In generale, questi dati possono essere letti come il sintomo dell’aumento di scala del conflitto, un assioma del tipo più truppe sul terreno, più combattimenti, più vittime. Oggi Karzai ha anche annunciato una data limite (ancora non comunicata) per la chiusura di tutte le società private di sicurezza (i security contractors) che impiegano circa 40mila persone e incassano milioni e milioni per servizi come garantire la sicurezza ad abitazioni e sedi (diplomatiche, aziendali e di ong) o la scorta a convogli logistici. Il governo Karzai ha già fallito, l’anno scorso, nel registrare queste compagnie che sono praticamente piccoli eserciti senza un controllo governativo (se straniere non sono sottoposte alla legge afghana) e senza regole. Il loro ruolo è però cruciale, Karzai pensa (spera) che i loro compiti possano essere assunti da polizia ed esercito.

“Mia figlia è in vendita”

Mario Rossi
Mario Rossi a Kabul np©09

E’ il titolo di servizio che abbiamo realizzato, Mario Rossi e io per il Tg3 a Kabul, nel novembre del 2009, una storia che sintetizza tutte le contraddizioni della guerra in Afghanistan. “Mia figlia è in vendita” (link video) racconta di un gruppo di profughi in fuga dall’Helmand per colpa della guerrra, che si ritrovano in un improvvisato campo profughi della capitale senza nulla, costretti a vendere la figlia di uno di loro per pagarsi cure mediche.

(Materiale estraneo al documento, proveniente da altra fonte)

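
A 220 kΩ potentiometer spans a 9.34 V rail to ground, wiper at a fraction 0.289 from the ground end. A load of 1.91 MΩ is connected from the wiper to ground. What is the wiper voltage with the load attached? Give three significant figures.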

Con questo lavoro Mario è in finale al Premio Ota, la sezione de “i nostri angeli”, iniziativa dedicata in primo luogo, al racconto della condizione dei bambini in guerra e intitolato agli inviati della Rai uccisi a Mostar da una granata durante il conflitto nell’ex-Yugoslavia. Un riconoscimento importante per uno dei più bravi telecineoperatori della Rai. Ecco il comunicato stampa, i nomi dei vincitori verranno resi noti a luglio.